A Cidade de Veraneio
Serrinha, na Bahia, possui uma história que parece até um conto de fadas. Em épocas passadas, a cidade era considerada um verdadeiro refúgio, atraindo visitantes em busca de descanso e tratamentos para diversas enfermidades, especialmente doenças respiratórias. A combinação do ar puro e do clima ameno das noites serrinhenses era vista como um remédio natural, capaz de proporcionar bem-estar e cura.
O desenvolvimento da cidade, impulsionado pela chegada da linha férrea em 1880, facilitou o acesso a esse destino encantador. O surgimento de hotéis e os avanços na medicina contribuíram para que Serrinha se tornasse um lugar popular entre aqueles que buscavam escapar do cotidiano e da agitação da cidade grande.
Embora Serrinha não tenha adotado completamente esse lado comercial, como outras regiões da Bahia, ainda preserva características que atraem visitantes. Suas áreas continuam com um clima ameno, propício para a agricultura, e as fazendas ao redor oferecem um cenário bucólico aos que desejam um contato mais próximo com a natureza.
Na época do nascimento dos meus avós, entre 1880 e os primeiros anos do século XX, o veraneio era um privilégio de uma classe social mais abastada. Muitas famílias, como a minha, não costumavam viajar para longe. As praias de Salvador, por exemplo, ainda eram dominadas por pescadores e pouco exploradas como locais de lazer. Foi somente nas primeiras décadas do século XX que as praias começaram a ser vistas como espaços de cura e descanso.
A Gripe Espanhola e o Refúgio Serrinhense
Uma passagem marcante da história de Serrinha é o período da Gripe Espanhola, que se espalhou pelo mundo entre 1918 e 1920. A epidemia gerou instabilidade e medo, levando muitos salvadorenos a procurarem a serenidade do campo, em busca de ar puro e um ambiente tranquilo. O “Jornal de Serrinha”, em suas edições, noticiava a chegada de pessoas como o Dr. Mário Cardoso Costa e sua família, que buscavam descanso na cidade.
Naqueles dias difíceis, o jornal se tornou um canal de comunicação valioso, alertando sobre os sintomas da doença e oferecendo receitas caseiras para alívio dos males. Entre as recomendações estavam bebidas à base de ervas e cuidados especiais, todos voltados para combater os efeitos da gripe. O clima ameno da região e a vida rural pareciam ter um papel positivo na proteção da população local contra a epidemia.
Embora a Gripe Espanhola tenha causado grandes epidemias em outras partes do mundo, Serrinha, com seu ambiente natural e suas práticas simples, parece ter conseguido evitar os piores efeitos da doença. O povo se alimentava de produtos frescos, triviais naquela época, como carne assada e ovos, que também contribuíram para a saúde local.
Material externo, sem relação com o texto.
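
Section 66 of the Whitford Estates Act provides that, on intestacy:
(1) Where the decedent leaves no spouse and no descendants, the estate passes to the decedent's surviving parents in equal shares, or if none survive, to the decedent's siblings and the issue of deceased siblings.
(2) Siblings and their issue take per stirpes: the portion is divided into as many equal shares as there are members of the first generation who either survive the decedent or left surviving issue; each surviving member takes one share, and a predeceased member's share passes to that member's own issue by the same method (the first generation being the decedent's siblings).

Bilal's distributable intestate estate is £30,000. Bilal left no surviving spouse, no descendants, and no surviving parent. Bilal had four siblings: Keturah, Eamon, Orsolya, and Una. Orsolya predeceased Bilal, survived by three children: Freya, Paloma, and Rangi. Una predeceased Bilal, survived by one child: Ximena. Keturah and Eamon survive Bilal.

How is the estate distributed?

Keturah: £7,500; Eamon: £7,500; Freya: £2,500; Paloma: £2,500; Rangi: £2,500; Ximena: £7,500

The entire £30,000 passes to the siblings and their issue.
That amount (£30,000) is divided into 4 shares of £7,500: Keturah and Eamon each take £7,500; Orsolya's £7,500 share passes to Orsolya's issue; Una's £7,500 share passes to Una's issue.
Orsolya's share (£7,500) is divided into 3 shares of £2,500: Freya, Paloma, and Rangi each take £2,500.
Una's share (£7,500) passes entirely to Ximena.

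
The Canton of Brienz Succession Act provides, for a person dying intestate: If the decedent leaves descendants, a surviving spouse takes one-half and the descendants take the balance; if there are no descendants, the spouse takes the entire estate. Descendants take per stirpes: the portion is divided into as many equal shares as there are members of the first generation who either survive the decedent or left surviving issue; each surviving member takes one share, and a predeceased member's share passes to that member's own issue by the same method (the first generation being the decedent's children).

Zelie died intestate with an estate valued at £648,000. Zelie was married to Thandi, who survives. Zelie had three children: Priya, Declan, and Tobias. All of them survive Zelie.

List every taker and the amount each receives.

Thandi takes one-half of £648,000 = £324,000. The remaining £324,000 passes to the descendants.
The descendants' portion (£324,000) is divided into 3 shares of £108,000: Priya, Declan, and Tobias each take £108,000.

Thandi: £324,000; Priya: £108,000; Declan: £108,000; Tobias: £108,000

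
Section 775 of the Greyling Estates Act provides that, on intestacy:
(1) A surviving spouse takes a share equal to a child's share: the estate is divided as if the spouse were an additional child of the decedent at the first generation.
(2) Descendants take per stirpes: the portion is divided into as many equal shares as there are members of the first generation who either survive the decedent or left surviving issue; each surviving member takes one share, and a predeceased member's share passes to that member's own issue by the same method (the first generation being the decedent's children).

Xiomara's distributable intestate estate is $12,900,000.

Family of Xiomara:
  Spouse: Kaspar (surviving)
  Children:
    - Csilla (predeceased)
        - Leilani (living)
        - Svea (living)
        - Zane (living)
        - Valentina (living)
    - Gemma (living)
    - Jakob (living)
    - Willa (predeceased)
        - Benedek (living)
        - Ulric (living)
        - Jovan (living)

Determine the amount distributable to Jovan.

Jovan receives $860,000.

The spouse counts as an additional share at the children's level, so there are 5 primary shares of $2,580,000. Kaspar takes one such share ($2,580,000).
The children's combined portion ($10,320,000) is divided into 4 shares of $2,580,000: Gemma and Jakob each take $2,580,000; Csilla's $2,580,000 share passes to Csilla's issue; Willa's $2,580,000 share passes to Willa's issue.
Csilla's share ($2,580,000) is divided into 4 shares of $645,000: Leilani, Svea, Zane, and Valentina each take $645,000.
Willa's share ($2,580,000) is divided into 3 shares of $860,000: Benedek, Ulric, and Jovan each take $860,000.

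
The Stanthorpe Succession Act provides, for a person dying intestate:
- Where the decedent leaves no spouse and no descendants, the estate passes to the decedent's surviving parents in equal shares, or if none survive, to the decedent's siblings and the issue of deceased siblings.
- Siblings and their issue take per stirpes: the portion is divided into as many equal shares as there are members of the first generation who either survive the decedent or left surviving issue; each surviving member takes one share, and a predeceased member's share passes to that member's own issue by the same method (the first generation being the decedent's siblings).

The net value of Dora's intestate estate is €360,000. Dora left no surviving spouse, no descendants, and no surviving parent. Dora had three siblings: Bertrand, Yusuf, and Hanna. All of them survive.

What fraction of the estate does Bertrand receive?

Bertrand receives 1/3 of the estate.

The entire €360,000 passes to the siblings and their issue.
That amount (€360,000) is divided into 3 shares of €120,000: Bertrand, Yusuf, and Hanna each take €120,000.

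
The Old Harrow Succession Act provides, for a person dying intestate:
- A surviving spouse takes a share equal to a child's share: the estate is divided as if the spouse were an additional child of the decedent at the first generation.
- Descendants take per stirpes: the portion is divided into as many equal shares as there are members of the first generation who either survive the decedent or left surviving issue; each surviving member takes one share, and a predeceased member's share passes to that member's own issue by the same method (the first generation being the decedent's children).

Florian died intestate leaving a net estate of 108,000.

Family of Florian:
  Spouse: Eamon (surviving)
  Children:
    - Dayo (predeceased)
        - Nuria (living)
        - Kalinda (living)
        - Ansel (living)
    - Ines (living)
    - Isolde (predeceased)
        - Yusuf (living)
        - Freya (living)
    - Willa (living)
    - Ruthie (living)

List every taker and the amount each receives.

Eamon: 18,000; Nuria: 6,000; Kalinda: 6,000; Ansel: 6,000; Ines: 18,000; Yusuf: 9,000; Freya: 9,000; Willa: 18,000; Ruthie: 18,000

The spouse counts as an additional share at the children's level, so there are 6 primary shares of 18,000. Eamon takes one such share (18,000).
The children's combined portion (90,000) is divided into 5 shares of 18,000: Ines, Willa, and Ruthie each take 18,000; Dayo's 18,000 share passes to Dayo's issue; Isolde's 18,000 share passes to Isolde's issue.
Dayo's share (18,000) is divided into 3 shares of 6,000: Nuria, Kalinda, and Ansel each take 6,000.
Isolde's share (18,000) is divided into 2 shares of 9,000: Yusuf and Freya each take 9,000.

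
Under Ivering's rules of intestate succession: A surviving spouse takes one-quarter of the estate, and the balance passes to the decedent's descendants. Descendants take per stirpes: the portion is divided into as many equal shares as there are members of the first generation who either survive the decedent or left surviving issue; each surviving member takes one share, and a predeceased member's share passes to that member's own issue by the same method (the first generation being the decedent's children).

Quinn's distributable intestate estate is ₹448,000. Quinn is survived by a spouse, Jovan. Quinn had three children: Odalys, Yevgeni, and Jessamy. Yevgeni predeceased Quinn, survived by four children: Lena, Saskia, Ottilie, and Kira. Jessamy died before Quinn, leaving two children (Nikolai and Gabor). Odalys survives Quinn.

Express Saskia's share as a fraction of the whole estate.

Saskia receives 1/16 of the estate.

Jovan takes one-quarter of ₹448,000 = ₹112,000. The remaining ₹336,000 passes to the descendants.
The descendants' portion (₹336,000) is divided into 3 shares of ₹112,000: Odalys takes ₹112,000; Yevgeni's ₹112,000 share passes to Yevgeni's issue; Jessamy's ₹112,000 share passes to Jessamy's issue.
Yevgeni's share (₹112,000) is divided into 4 shares of ₹28,000: Lena, Saskia, Ottilie, and Kira each take ₹28,000.
Jessamy's share (₹112,000) is divided into 2 shares of ₹56,000: Nikolai and Gabor each take ₹56,000.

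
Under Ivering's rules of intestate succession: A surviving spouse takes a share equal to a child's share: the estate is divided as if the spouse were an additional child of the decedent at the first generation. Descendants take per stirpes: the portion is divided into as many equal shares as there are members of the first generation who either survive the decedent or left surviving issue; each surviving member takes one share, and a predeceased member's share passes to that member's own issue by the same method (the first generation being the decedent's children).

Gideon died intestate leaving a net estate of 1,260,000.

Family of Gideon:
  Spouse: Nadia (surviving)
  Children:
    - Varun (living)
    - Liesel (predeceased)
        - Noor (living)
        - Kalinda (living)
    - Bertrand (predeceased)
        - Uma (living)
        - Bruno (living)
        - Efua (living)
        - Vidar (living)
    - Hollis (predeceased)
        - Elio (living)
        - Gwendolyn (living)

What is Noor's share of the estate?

The spouse counts as an additional share at the children's level, so there are 5 primary shares of 252,000. Nadia takes one such share (252,000).
The children's combined portion (1,008,000) is divided into 4 shares of 252,000: Varun takes 252,000; Liesel's 252,000 share passes to Liesel's issue; Bertrand's 252,000 share passes to Bertrand's issue; Hollis's 252,000 share passes to Hollis's issue.
Liesel's share (252,000) is divided into 2 shares of 126,000: Noor and Kalinda each take 126,000.
Bertrand's share (252,000) is divided into 4 shares of 63,000: Uma, Bruno, Efua, and Vidar each take 63,000.
Hollis's share (252,000) is divided into 2 shares of 126,000: Elio and Gwendolyn each take 126,000.

Noor receives 126,000.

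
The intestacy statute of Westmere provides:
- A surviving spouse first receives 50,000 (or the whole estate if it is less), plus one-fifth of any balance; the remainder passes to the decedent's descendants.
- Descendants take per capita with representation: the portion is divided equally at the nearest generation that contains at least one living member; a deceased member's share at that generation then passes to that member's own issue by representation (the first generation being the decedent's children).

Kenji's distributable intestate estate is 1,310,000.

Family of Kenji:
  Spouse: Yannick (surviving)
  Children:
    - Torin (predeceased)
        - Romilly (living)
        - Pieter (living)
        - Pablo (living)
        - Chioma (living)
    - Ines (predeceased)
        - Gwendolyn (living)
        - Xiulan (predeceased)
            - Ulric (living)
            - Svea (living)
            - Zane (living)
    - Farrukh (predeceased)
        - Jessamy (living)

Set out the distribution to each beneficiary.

Yannick: 302,000; Romilly: 144,000; Pieter: 144,000; Pablo: 144,000; Chioma: 144,000; Gwendolyn: 144,000; Ulric: 48,000; Svea: 48,000; Zane: 48,000; Jessamy: 144,000

Yannick first takes 50,000, leaving a balance of 1,260,000. Yannick then takes one-fifth of the balance (252,000), for a total of 302,000. The remaining 1,008,000 passes to the descendants.
No child survives, so the initial division is made at the grandchildren's generation.
The descendants' portion (1,008,000) is divided into 7 shares of 144,000: Romilly, Pieter, Pablo, Chioma, Gwendolyn, and Jessamy each take 144,000; Xiulan's 144,000 share passes to Xiulan's issue.
Xiulan's share (144,000) is divided into 3 shares of 48,000: Ulric, Svea, and Zane each take 48,000.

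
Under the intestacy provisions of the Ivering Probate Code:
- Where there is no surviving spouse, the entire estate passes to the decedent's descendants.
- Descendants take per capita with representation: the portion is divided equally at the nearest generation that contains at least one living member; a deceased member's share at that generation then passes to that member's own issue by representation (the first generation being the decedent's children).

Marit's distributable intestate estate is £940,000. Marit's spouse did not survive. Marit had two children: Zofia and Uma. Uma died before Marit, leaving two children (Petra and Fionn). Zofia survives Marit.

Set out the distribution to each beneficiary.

The entire £940,000 passes to the descendants.
That amount (£940,000) is divided into 2 shares of £470,000: Zofia takes £470,000; Uma's £470,000 share passes to Uma's issue.
Uma's share (£470,000) is divided into 2 shares of £235,000: Petra and Fionn each take £235,000.

Zofia: £470,000; Petra: £235,000; Fionn: £235,000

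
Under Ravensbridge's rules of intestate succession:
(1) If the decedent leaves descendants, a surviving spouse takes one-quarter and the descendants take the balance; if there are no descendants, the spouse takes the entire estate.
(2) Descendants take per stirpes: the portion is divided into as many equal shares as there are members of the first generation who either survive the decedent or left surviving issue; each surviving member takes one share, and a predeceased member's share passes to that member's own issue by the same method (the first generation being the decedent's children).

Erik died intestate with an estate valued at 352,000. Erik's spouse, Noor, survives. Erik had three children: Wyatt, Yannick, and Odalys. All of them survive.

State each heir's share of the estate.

Noor: 88,000; Wyatt: 88,000; Yannick: 88,000; Odalys: 88,000

Noor takes one-quarter of 352,000 = 88,000. The remaining 264,000 passes to the descendants.
The descendants' portion (264,000) is divided into 3 shares of 88,000: Wyatt, Yannick, and Odalys each take 88,000.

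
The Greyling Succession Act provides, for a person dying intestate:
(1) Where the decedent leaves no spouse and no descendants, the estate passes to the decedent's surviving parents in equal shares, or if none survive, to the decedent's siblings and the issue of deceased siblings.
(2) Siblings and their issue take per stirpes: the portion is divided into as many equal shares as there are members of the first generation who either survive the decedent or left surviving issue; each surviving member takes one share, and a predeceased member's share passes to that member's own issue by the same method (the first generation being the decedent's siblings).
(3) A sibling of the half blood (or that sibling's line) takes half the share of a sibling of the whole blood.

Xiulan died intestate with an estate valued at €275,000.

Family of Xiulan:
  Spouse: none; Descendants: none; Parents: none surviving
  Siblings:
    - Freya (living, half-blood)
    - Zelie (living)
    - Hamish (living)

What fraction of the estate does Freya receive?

Freya receives 1/5 of the estate.

The entire €275,000 passes to the siblings and their issue.
Counting each half-blood sibling's line as half a unit, there are 5/2 units in €275,000, so one unit is €110,000. Whole-blood lines (Zelie and Hamish) take €110,000 each; half-blood lines (Freya) take €55,000 each.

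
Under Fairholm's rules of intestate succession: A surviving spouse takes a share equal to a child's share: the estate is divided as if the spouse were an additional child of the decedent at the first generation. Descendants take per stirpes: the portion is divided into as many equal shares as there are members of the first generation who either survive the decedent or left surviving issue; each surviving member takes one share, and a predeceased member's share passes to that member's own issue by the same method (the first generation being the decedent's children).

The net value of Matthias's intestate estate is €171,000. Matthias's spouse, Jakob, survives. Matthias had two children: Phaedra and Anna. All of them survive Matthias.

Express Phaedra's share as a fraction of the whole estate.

Phaedra receives 1/3 of the estate.

The spouse counts as an additional share at the children's level, so there are 3 primary shares of €57,000. Jakob takes one such share (€57,000).
The children's combined portion (€114,000) is divided into 2 shares of €57,000: Phaedra and Anna each take €57,000.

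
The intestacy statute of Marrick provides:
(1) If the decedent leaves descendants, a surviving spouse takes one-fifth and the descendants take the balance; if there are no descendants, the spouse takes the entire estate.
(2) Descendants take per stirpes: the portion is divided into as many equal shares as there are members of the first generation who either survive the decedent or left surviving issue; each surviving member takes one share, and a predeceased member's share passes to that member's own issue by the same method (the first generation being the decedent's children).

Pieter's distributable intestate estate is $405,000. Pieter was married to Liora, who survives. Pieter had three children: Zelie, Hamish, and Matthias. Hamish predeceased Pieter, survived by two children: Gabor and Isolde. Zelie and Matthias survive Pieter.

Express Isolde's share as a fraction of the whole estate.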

O Passado e a Evolução do Veraneio em Serrinha
Apesar de não existirem muitos pontos turísticos na Serrinha do passado, a cidade tinha seu charme. Os visitantes se encantavam com as paisagens e o estilo de vida simples, voltado para a agricultura. Os automóveis começaram a chegar na década de 1930, trazendo novas possibilidades de exploração e lazer. A Praça Luís Nogueira, com sua igreja matriz de Sant’Anna e o coreto, tornou-se um ponto de encontro para a população e os visitantes.
Outros locais de destaque incluíam a Estação do Trem e o Hotel Leste, que hoje abriga o hospital da família Ferreira. Esses espaços, embora modestos, eram símbolos de uma época em que Serrinha era vista como um local de veraneio. As festividades e passeios típicos da cidade envolviam atividades no campo, como cavalgadas e piqueniques, que traziam alegria aos moradores e visitantes.
À medida que as décadas passaram, novas opções de lazer começaram a surgir. O Balneário Caldas do Jorro, descoberto pela Petrobras nos anos 1940, trouxe à cidade uma nova ideia de veraneio. O local, conhecido por suas águas quentes, se tornou um destino popular e até mesmo meu pai, que sempre foi ligado à terra, decidiu investir em uma casa de veraneio ali. Essa mudança marcou uma nova fase de lazer e convivência familiar.
Reflexões sobre o passado
Hoje, ao olhar para Serrinha e seu passado como cidade de veraneio, é possível perceber como a história e as transformações sociais moldaram a cultura local. Embora a cidade tenha mudado ao longo dos anos, sua essência como um espaço acolhedor e ligado à natureza permanece viva.
Assim, a história de Serrinha, que começou como um refúgio para a elite em busca de saúde e tranquilidade, se entrelaça com as memórias de gerações que passaram por ali, criando um legado cultural que ainda ressoa nos corações de seus habitantes.